Everything else you mentioned is relatively easy to do. However: I don't know how easy Android's API is regarding audio output, or even whether it allows the low-level access to audio playback that this project would require.
Actually, you'll have 2 problems:
Finding the tempo of a song is not easy. The most common method involves autocorrolation, which involves quite a bit of calculus, so I hope you've studied up.
Actually changing the beat of a song without pitch shift is even harder, and still results in sound artifacts in the song. Typically it takes a long time to edit audio in this way, and it takes a lot of tinkering to get the song to sound good. To actually perform this in real time would be very, very hard. The actual process involves taking the Fourier Transform of the audio, shifting the frequency, and taking the inverse Fourier Transform. More calculus, this time with imaginary numbers.
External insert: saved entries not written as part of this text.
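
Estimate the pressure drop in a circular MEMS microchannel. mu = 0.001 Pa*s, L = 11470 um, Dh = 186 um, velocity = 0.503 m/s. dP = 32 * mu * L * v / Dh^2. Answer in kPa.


Step 1: Convert to SI: L = 11470e-6 m, Dh = 186e-6 m
Step 2: dP = 32 * 0.001 * 11470e-6 * 0.503 / (186e-6)^2
Step 3: dP = 5336.49 Pa
Step 4: Convert to kPa: dP = 5.34 kPa


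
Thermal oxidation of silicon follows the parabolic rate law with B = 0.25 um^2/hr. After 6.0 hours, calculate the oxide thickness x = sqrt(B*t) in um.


Step 1: Compute B*t = 0.25 * 6.0 = 1.5
Step 2: x = sqrt(1.5)
x = 1.225 um


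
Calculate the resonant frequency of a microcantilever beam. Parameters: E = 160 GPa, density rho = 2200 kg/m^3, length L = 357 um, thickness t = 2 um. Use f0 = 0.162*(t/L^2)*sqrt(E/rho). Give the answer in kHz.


Step 1: Convert units to SI.
t_SI = 2e-6 m, L_SI = 357e-6 m
Step 2: Calculate sqrt(E/rho).
sqrt(160e9 / 2200) = 8528.03 m/s
Step 3: Compute f0.
f0 = 0.162 * 2e-6 / (357e-6)^2 * 8528.03 = 21679.9 Hz = 21.68 kHz


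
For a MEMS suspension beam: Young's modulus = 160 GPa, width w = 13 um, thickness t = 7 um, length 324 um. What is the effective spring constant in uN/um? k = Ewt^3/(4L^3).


Step 1: Convert E to consistent units (1 GPa = 1000 uN/um^2).
E = 160 GPa = 160000 uN/um^2
Step 2: Compute t^3 = 7^3 = 343
Step 3: Compute L^3 = 324^3 = 34012224
Step 4: k = 160000 * 13 * 343 / (4 * 34012224)
k = 5.244 uN/um


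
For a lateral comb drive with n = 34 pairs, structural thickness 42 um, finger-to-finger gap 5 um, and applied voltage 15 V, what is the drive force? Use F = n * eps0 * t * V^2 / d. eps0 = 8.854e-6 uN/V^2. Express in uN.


Step 1: Parameters: n=34, eps0=8.854e-6 uN/V^2, t=42 um, V=15 V, d=5 um
Step 2: V^2 = 225
Step 3: F = 34 * 8.854e-6 * 42 * 225 / 5
F = 0.569 uN


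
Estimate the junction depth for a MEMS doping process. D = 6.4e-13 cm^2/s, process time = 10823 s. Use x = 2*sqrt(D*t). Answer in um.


Step 1: Compute D*t = 6.4e-13 * 10823 = 6.92672e-09 cm^2
Step 2: sqrt(D*t) = 8.32269e-05 cm
Step 3: x = 2 * 8.32269e-05 cm = 1.664538e-04 cm
Step 4: Convert to um (1 cm = 1e4 um): x = 1.665 um


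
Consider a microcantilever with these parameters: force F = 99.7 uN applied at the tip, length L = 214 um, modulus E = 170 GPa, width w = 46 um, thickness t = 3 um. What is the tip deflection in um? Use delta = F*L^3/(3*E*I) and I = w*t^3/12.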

If you really want to work on this I suggest taking a class in signals and systems from an Electrical Engineering department.
Perhaps an easier idea: Find the tempo of all the songs in a user's library, and just focus on playing songs with a close beat to the jogger's pace. You still need to do #1 but you don't need to worry about #2.
Changing the audio speed on the fly is definetly doable; I'm not sure if it's doable on the G1.
Rather than writing your own source I would recommend looking at the MythTV source and/or the mplayer source code. They both support speeding up video playback while compensating the audio.
http://picard.exceed.hu/tcpmp/test/
tcpmp did all that you asked for on an iddy biddy Palm Centro... And More, Including Video! If it can be done on a Palm Centro, it sure as heck can be done on the Android!!